Module mocking during testing can be done with proxyquire
Requirements
All the tests are designed to test end to end scenarios, and there are some requirements for its current execution:
- Mosquitto v1.3.5 server running
- MongoDB v3.x server running
Execution
To run tests, type
grunt test
Tests reports can be used together with Jenkins to monitor project quality metrics by means of TAP or XUnit plugins.
To generate TAP report in report/test/unit_tests.tap
, type
grunt test-report
Coding guidelines
jshint, gjslint
Uses provided .jshintrc and .gjslintrc flag files. The latter requires Python and its use can be disabled while creating the project skeleton with grunt-init. To check source code style, type
grunt lint
Checkstyle reports can be used together with Jenkins to monitor project quality metrics by means of Checkstyle
and Violations plugins.
To generate Checkstyle and JSLint reports under report/lint/
, type
grunt lint-report
Continuous testing
Support for continuous testing by modifying a src file or a test. For continuous testing, type
grunt watch
Source Code documentation
dox-foundation
Generates HTML documentation under site/doc/
. It can be used together with jenkins by means of DocLinks plugin.
For compiling source code documentation, type
grunt doc
Code Coverage
Istanbul
Analizes the code coverage of your tests.

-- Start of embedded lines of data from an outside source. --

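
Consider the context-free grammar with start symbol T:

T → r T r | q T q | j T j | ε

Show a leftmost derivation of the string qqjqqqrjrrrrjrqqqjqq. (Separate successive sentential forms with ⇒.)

T⇒qTq⇒qqTqq⇒qqjTjqq⇒qqjqTqjqq⇒qqjqqTqqjqq⇒qqjqqqTqqqjqq⇒qqjqqqrTrqqqjqq⇒qqjqqqrjTjrqqqjqq⇒qqjqqqrjrTrjrqqqjqq⇒qqjqqqrjrrTrrjrqqqjqq⇒qqjqqqrjrrrrjrqqqjqq

T ⇒ qTq   [T → q T q]
qTq ⇒ qqTqq   [T → q T q]
qqTqq ⇒ qqjTjqq   [T → j T j]
qqjTjqq ⇒ qqjqTqjqq   [T → q T q]
qqjqTqjqq ⇒ qqjqqTqqjqq   [T → q T q]
qqjqqTqqjqq ⇒ qqjqqqTqqqjqq   [T → q T q]
qqjqqqTqqqjqq ⇒ qqjqqqrTrqqqjqq   [T → r T r]
qqjqqqrTrqqqjqq ⇒ qqjqqqrjTjrqqqjqq   [T → j T j]
qqjqqqrjTjrqqqjqq ⇒ qqjqqqrjrTrjrqqqjqq   [T → r T r]
qqjqqqrjrTrjrqqqjqq ⇒ qqjqqqrjrrTrrjrqqqjqq   [T → r T r]
qqjqqqrjrrTrrjrqqqjqq ⇒ qqjqqqrjrrrrjrqqqjqq   [T → ε]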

To generate an HTML coverage report under site/coverage/
and to print out a summary, type
# Use git-bash on Windows
grunt coverage
To generate a Cobertura report in report/coverage/cobertura-coverage.xml
that can be used together with Jenkins to
monitor project quality metrics by means of Cobertura plugin, type
# Use git-bash on Windows
grunt coverage-report
Code complexity
Plato
Analizes code complexity using Plato and stores the report under site/report/
. It can be used together with jenkins
by means of DocLinks plugin.
For complexity report, type
grunt complexity
PLC
Update the contributors for the project
grunt contributors
Development environment
Initialize your environment with git hooks.
grunt init-dev-env
We strongly suggest you to make an automatic execution of this task for every developer simply by adding the following
lines to your package.json
{
"scripts": {
"postinstall": "grunt init-dev-env"
}
}
Site generation
There is a grunt task to generate the GitHub pages of the project, publishing also coverage, complexity and JSDocs pages. In order to initialize the GitHub pages, use:
grunt init-pages
This will also create a site folder under the root of your repository. This site folder is detached from your repository's history, and associated to the gh-pages branch, created for publishing. This initialization action should be done only once in the project history. Once the site has been initialized, publish with the following command:
grunt site
This command will only work after the developer has executed init-dev-env (that's the goal that will create the detached site).
This command will also launch the coverage, doc and complexity task (see in the above sections).